# 2 Tastaturen an PC anschließen



## Der-Feri (11. März 2015)

*2 Tastaturen an PC anschließen*

Hallo,

kann man problemlos 2 Tastaturen an einen PC anschließen? Da ich fürs Simracing ein rollbares Alu-Rig habe, würde ich an diesem gerne eine schnurlose Tastatur mit Mauspad anbringen und an meinem Schreibtsch die Normale lassen. Geht das ohne umstecken?


----------



## keinnick (11. März 2015)

*AW: 2 Tastaturen an PC anschließen*

Da ich mit meiner normalen Tastatur oft nicht ins Bios komme, habe ich zusätzlich noch eine billige Logitech angeschlossen, die hier rum lag. Die funktioniert immer und liegt bei mir auch unter der Tischplatte auf so´nem Rollbrett, also ähnlich wie bei Dir.  

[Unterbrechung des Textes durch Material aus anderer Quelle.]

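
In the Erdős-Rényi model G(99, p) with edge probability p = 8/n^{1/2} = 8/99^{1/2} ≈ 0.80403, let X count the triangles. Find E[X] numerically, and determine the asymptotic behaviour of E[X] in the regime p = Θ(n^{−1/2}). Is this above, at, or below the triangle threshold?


Number of potential triangles: C(99, 3) = 156849.
Each occurs with probability p³ ≈ (0.80403)³ ≈ 5.19777133e-01.
By linearity: E[X] = C(99, 3)·p³ ≈ 156849 · 5.19777133e-01 ≈ 81526.523493.
Since α = 1/2 < 1, p = c/n^{1/2} ≫ 1/n is above the triangle threshold p ~ 1/n. Asymptotically E[X] ~ (c³/6)·n^{3(1−α)} = (8³/6)·n^{1.5} → ∞; triangles are abundant w.h.p.

E[X] ≈ 81526.523493; in regime p = Θ(1/n^{1/2}) E[X] diverges (above the triangle threshold p ~ 1/n).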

Geht bei mir problemlos. Tippen kann ich wenn ich will jederzeit auf beiden. Beide Tastaturen sind über USB angeschlossen.


----------



## Dr Bakterius (11. März 2015)

*AW: 2 Tastaturen an PC anschließen*

Hatte ich auch schon mal probiert ohne Probleme. Wenn du den Platz hast?


----------



## Der-Feri (11. März 2015)

*AW: 2 Tastaturen an PC anschließen*

Danke für die Info. Platzprobleme gibt es keine. Die Tastatur soll ja hier dran:




			Dieser Inhalt steht nur eingeloggten Mitgliedern zur Verfügung.


----------



## freezy94 (11. März 2015)

*AW: 2 Tastaturen an PC anschließen*

Das funktioniert einwandfrei. Du kannst dann praktisch auf beiden Tastaturen schreiben ohne eine extra abstecken zu müssen.


----------



## Der-Feri (11. März 2015)

*AW: 2 Tastaturen an PC anschließen*

Danke für die Antworten. Die Logitech K400 sollte doch was taugen, oder?


----------



## fxler (11. März 2015)

*AW: 2 Tastaturen an PC anschließen*

Ja klar, funktioniert einwandfrei.
Ich habe auch eine wireless Tastaur immer dran, falls ich mal im Bett liege.


----------



## TheBadFrag (11. März 2015)

*AW: 2 Tastaturen an PC anschließen*

Ich hatte mal zum Spaß 4 Stück angeschlossen. Dann haben wir auf ner LAN versucht mit dieser Methode bei so einem Online-Tippspiel den Highscore im Schnellschreiben zu knacken. Wir sind brutal gescheitert, weil 4 Leute gleichzeitig nur Unsinn tippen.


----------



## keinnick (11. März 2015)

*AW: 2 Tastaturen an PC anschließen*



TheBadFrag schrieb:


> Ich hatte mal zum Spaß *4 Stück* angeschlossen.



Warum wusste ich, dass das ausgerechnet von Dir kommt.


----------



## TheBadFrag (11. März 2015)

*AW: 2 Tastaturen an PC anschließen*

Ja wenn 4 Leute gleichzeitig tippen wollen, dann müssen halt 4 dran sein.  Wir haben auch schon mit 4 Leuten an einer Tastatur gezoggt. Das hatte zur Folge das die Beine abgebrochen sind.  Ich meine Cannonhill haben wir gezoggt, das ging mit 4 Leuten gleichzeitig auf einer Tastatur.  War damals immer saumäßig lustig auf LANs, als es noch kein Internet gab.


----------